Narrative Schemas are structures extracted from text. This algorithm (originally by Chambers and Jurafsky, 2008/2009) automatically extracts information about events from a corpus. Events are verbs and their dependencies. For example, in the text My dog eats potatoes, the events would be eat(subject, dog) and eat(object, potato). Please note that words are lemmatized prior to further processing.
From all extracted events, the algorithm then tries to build schemas. A schema is a list of events
that are likely to occur together in a text. This likelihood is based on the coreference and co-occurrence of fillers,
the actual words filling the dependencies.
Using the above example, dog and potato are fillers, dog filling the argument position of subject
and potato filling the argument position of object.
- Please note that in order to run this program, you need Java version 1.7.
- Please note that in order to run this program, you need the Stanford CoreNLP package as well as Apache Commons CLI.
Stanford CoreNLP can be downloaded at http://nlp.stanford.edu/software/corenlp.shtml
Apache Commons CLI can be downloaded at http://commons.apache.org/proper/commons-cli/
Unzip both packages.
Compile the java files to a jar file. (In this example, the file is named "NarrativeSchemas.jar")
Set the classpath to include the following files:
NarrativeSchemas.jar
commons-cli-1.2.jar
joda-time.jar
stanford-corenlp-YYYY-MM-DD-models.jar
stanford-corenlp-YYYY-MM-DD.jar
xom.jar
where YYYY-MM-DD represents a date. The program was written and tested with stanford-corenlp-2012-07-09. The second file is from the Apache Commons CLI package, the last four files are located in the Stanford CoreNLP package.
Run starter.TempStart <arguments>
where arguments
are as follows:
-buffer ARG path to buffer file
-error ARG path to error buffer file
-corpus ARG path to corpus
-f flag to indicate that path p is a folder, but does ONLY contain PLAIN TEXT files
-nyt flag to indicate that path p is a folder containing NYT formatted files
-output ARG desired filename of final output file
-size ARG size of schema (number of verbs). Default: 6
-shuffle shuffle verbs prior to schema building
-sort sort verbs prior to schema building
-write write frequency file. Default: false
-beta ARG set beta value. Default beta value: 0.2
-lambda ARG set lambda value. Default lambda value: 0.08
-fpi use full prepositional information for prepositions. Default: false
-co chain builder only. Only runs the ChainBuilder (first part of algorithm)
-so schema builder only. Only runs the SchemaBuilder (third part of algorithm)
-np no parse. Only runs ChainBuilder and SchemaBuilder
-f and -nyt cannot be set simultaneously.
-sort and -shuffe can be set simultaneously, but -sort always takes precedence over -shuffle.
-size, -shuffle, -sort, -write, -beta, -lambda, -fpi, -co, -so and -np are optional.
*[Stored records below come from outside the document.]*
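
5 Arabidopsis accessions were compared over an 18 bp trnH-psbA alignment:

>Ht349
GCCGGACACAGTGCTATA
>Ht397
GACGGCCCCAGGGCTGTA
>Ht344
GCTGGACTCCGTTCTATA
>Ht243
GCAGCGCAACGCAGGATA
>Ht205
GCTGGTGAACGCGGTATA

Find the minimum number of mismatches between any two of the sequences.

4

Pairwise Hamming distances:
  Ht349 vs Ht397: 5
  Ht349 vs Ht344: 4
  Ht349 vs Ht243: 9
  Ht349 vs Ht205: 7
  Ht397 vs Ht344: 8
  Ht397 vs Ht243: 12
  Ht397 vs Ht205: 10
  Ht344 vs Ht243: 9
  Ht344 vs Ht205: 7
  Ht243 vs Ht205: 6
The smallest is 4, between Ht349 and Ht344.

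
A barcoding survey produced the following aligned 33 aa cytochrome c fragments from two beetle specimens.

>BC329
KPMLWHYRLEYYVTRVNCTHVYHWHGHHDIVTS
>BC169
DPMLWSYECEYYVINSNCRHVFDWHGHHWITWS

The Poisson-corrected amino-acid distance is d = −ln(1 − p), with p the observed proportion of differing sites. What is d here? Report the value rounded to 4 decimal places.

Differing sites — 1:K/D; 6:H/S; 8:R/E; 9:L/C; 14:T/I; 15:R/N; 16:V/S; 19:T/R; 22:Y/F; 23:H/D; 29:D/W; 31:V/T; 32:T/W.
p = 13/33 = 0.393939.
d = −ln(1 − 0.393939) = −ln(0.606061) = 0.5008.

0.5008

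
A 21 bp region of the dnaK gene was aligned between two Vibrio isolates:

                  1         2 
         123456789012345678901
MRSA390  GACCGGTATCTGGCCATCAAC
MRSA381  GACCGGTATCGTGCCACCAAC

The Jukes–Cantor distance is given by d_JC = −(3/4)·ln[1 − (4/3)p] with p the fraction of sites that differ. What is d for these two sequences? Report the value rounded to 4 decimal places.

Mismatches occur at site 11 (T/G), site 12 (G/T), site 17 (T/C).
p = 3/21 = 0.142857.
d = −0.75 · ln(1 − (4/3)·0.142857) = −0.75 · ln(0.809524) = −0.75 · (-0.211309) = 0.1585.

0.1585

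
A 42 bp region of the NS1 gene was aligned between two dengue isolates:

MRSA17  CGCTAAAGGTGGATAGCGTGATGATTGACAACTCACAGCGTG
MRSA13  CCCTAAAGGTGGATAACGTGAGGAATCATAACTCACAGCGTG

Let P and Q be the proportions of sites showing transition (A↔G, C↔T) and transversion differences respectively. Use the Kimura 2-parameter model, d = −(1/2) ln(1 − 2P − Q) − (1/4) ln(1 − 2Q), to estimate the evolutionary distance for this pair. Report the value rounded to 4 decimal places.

The sequences differ at positions 2 (G/C, transversion), 16 (G/A, transition), 22 (T/G, transversion), 25 (T/A, transversion), 27 (G/C, transversion), 29 (C/T, transition).
Of the 6 differences, 2 transitions and 4 transversions over 42 sites: P = 2/42 = 0.047619, Q = 4/42 = 0.095238.
d = −0.5·ln(0.809524) − 0.25·ln(0.809524) = −0.5·(-0.211309) − 0.25·(-0.211309) = 0.1585.

0.1585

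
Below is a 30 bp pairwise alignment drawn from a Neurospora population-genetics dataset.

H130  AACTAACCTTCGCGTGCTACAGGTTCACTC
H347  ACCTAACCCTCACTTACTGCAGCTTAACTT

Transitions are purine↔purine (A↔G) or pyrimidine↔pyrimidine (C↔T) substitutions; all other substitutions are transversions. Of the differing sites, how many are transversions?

4

Mismatches occur at site 2 (A↔C, transversion), site 9 (T↔C, transition), site 12 (G↔A, transition), site 14 (G↔T, transversion), site 16 (G↔A, transition), site 19 (A↔G, transition), site 23 (G↔C, transversion), site 26 (C↔A, transversion), site 30 (C↔T, transition).
Of the 9 differences, 5 transitions and 4 transversions, so the answer is 4.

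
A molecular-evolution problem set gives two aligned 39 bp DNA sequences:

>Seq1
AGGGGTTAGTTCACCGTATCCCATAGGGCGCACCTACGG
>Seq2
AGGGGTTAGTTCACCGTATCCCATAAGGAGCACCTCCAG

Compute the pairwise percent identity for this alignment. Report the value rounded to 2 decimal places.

89.74%

Mismatches occur at site 26 (G→A), site 29 (C→A), site 36 (A→C), site 38 (G→A).
35 of the 39 sites match, so the percent identity is 35/39 × 100 = 89.74%.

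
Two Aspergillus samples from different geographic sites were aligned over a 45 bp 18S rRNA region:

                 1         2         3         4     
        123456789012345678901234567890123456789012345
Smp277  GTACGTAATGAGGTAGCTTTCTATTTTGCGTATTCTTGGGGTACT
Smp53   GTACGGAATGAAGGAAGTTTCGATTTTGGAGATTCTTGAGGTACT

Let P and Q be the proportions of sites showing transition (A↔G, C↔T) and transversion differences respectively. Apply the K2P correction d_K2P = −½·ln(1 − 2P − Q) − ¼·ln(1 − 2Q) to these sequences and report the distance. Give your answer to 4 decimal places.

Mismatches occur at site 6 (T→G, transversion), site 12 (G→A, transition), site 14 (T→G, transversion), site 16 (G→A, transition), site 17 (C→G, transversion), site 22 (T→G, transversion), site 29 (C→G, transversion), site 30 (G→A, transition), site 31 (T→G, transversion), site 39 (G→A, transition).
Of the 10 differences, 4 transitions and 6 transversions over 45 sites: P = 4/45 = 0.088889, Q = 6/45 = 0.133333.
d = −0.5·ln(0.688889) − 0.25·ln(0.733334) = −0.5·(-0.372675) − 0.25·(-0.310154) = 0.2639.

0.2639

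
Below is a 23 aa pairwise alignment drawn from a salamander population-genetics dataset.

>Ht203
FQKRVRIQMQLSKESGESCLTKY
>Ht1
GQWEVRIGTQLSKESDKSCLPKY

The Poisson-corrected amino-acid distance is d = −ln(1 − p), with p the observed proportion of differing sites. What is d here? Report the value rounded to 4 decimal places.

0.4274

Mismatches occur at site 1 (F→G), site 3 (K→W), site 4 (R→E), site 8 (Q→G), site 9 (M→T), site 16 (G→D), site 17 (E→K), site 21 (T→P).
p = 8/23 = 0.347826.
d = −ln(1 − 0.347826) = −ln(0.652174) = 0.4274.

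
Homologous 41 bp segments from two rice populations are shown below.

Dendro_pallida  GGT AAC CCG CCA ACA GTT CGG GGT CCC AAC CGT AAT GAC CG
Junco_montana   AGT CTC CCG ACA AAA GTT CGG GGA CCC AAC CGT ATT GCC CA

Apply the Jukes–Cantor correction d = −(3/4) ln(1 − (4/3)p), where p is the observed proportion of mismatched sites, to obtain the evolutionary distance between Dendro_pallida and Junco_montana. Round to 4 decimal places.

0.2597

The sequences differ at positions 1 (G/A), 4 (A/C), 5 (A/T), 10 (C/A), 14 (C/A), 24 (T/A), 35 (A/T), 38 (A/C), 41 (G/A).
p = 9/41 = 0.219512.
d = −0.75 · ln(1 − (4/3)·0.219512) = −0.75 · ln(0.707317) = −0.75 · (-0.346276) = 0.2597.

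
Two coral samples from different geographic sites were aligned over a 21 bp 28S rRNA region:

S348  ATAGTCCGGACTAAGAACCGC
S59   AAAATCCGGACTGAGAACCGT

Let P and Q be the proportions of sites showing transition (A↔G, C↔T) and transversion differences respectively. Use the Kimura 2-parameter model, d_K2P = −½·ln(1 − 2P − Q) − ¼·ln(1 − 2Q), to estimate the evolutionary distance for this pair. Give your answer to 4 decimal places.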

-buffer, -error, -corpus and -output take a filename/path as argument.
-size takes an integer as argument.
-beta and -lambda take a floating point number as argument.
A sample run (assuming that all relevant files are in a folder called "bin") would look like this:
java -cp bin/commons-cli-1.2.jar;bin/NarrativeSchemas.jar;bin/joda-time.jar;
bin/stanford-corenlp-2012-07-06-models.jar;bin/stanford-corenlp-2012-07-09.jar;bin/xom.jar
starter.Starter -buffer ./buffer -error ./errorb (-nyt|-f)
-corpus c:/path/to/corpus/nyt [-np|-co|-so] -output ./schemas_size6_v1 [-size 6] [-shuffle|-sort]
[-write] [-beta 0.3] [-lambda 0.07] [-fpi]
If you notice a lot of skipped files (Skipping file...filename), try running the program with more memory, using -Xmx. 1 GB should suffice. E.g. run:
java -Xmx1024m -cp starter.Starter
Once running, the program should not be interrupted. If it must be interrupted, it is best to do so while the following is shown
in the console:
Opening file...filename
Adding annotator tokenize
Adding annotator ...
This way, information from all files prior to the one interrupted will be saved. The information saved this way is only an intermediate stage of processing.
You can bypass the parsing phase and directly jump to the pair generation and schema builder if you already have a file containing data from a prior interrupted run. To do this, specify the flag "-np". All other arguments have to be set as well. Please note that the path to the buffer is the file with the data from a previous run.